Verify SYCL clang-tidy still works

The fork's icpx-aware wrapper (T7-13(b), ADR-0217) injects the oneAPI SYCL include path so stock LLVM clang-tidy resolves <sycl/sycl.hpp>:

echo "core/src/sycl/picture_sycl.cpp
core/src/feature/sycl/integer_adm_sycl.cpp
core/src/feature/sycl/integer_motion_sycl.cpp
core/src/feature/sycl/integer_vif_sycl.cpp" \
  | parallel -j$(nproc) "scripts/ci/clang-tidy-sycl.sh \
      -p core/build-sycl-lint --quiet {}" \
  | grep -E "warning:|error:" \
  | wc -l
# Expected: 0 across all four files. T7-7 cleared the SYCL findings;
# T7-13(b) closes the residual `'sycl/sycl.hpp' file not found`
# clang-diagnostic-errors that previously left these files excluded
# from the changed-file CI lint gate.

If the wrapper can't locate <sycl/sycl.hpp> automatically, point it at the install:

ICPX_ROOT=/opt/intel/oneapi-2025.3/compiler/latest/linux \
  scripts/ci/clang-tidy-sycl.sh -p core/build-sycl-lint --quiet <file>

CI vs local

CI uses the intel/oneapi-runtime-toolkit action which installs whatever version Intel currently publishes as the "stable" tag (updated independently of this fork).

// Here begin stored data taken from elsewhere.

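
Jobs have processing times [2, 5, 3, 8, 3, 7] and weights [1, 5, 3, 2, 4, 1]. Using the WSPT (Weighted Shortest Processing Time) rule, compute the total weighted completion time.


Compute p/w ratios and sort ascending (WSPT): [(3, 4), (5, 5), (3, 3), (2, 1), (8, 2), (7, 1)]
Compute weighted completion times:
  Job (p=3,w=4): C=3, w*C=4*3=12
  Job (p=5,w=5): C=8, w*C=5*8=40
  Job (p=3,w=3): C=11, w*C=3*11=33
  Job (p=2,w=1): C=13, w*C=1*13=13
  Job (p=8,w=2): C=21, w*C=2*21=42
  Job (p=7,w=1): C=28, w*C=1*28=28
Total weighted completion time = 168

168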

The CI lane therefore may pick up a newer version than the local pin documented here. Local-vs-CI divergence on the SYCL kernel binaries is acceptable as long as both build cleanly and the Build — Ubuntu SYCL matrix row stays green; bit-identical SYCL output is not a guaranteed invariant across Intel oneAPI releases.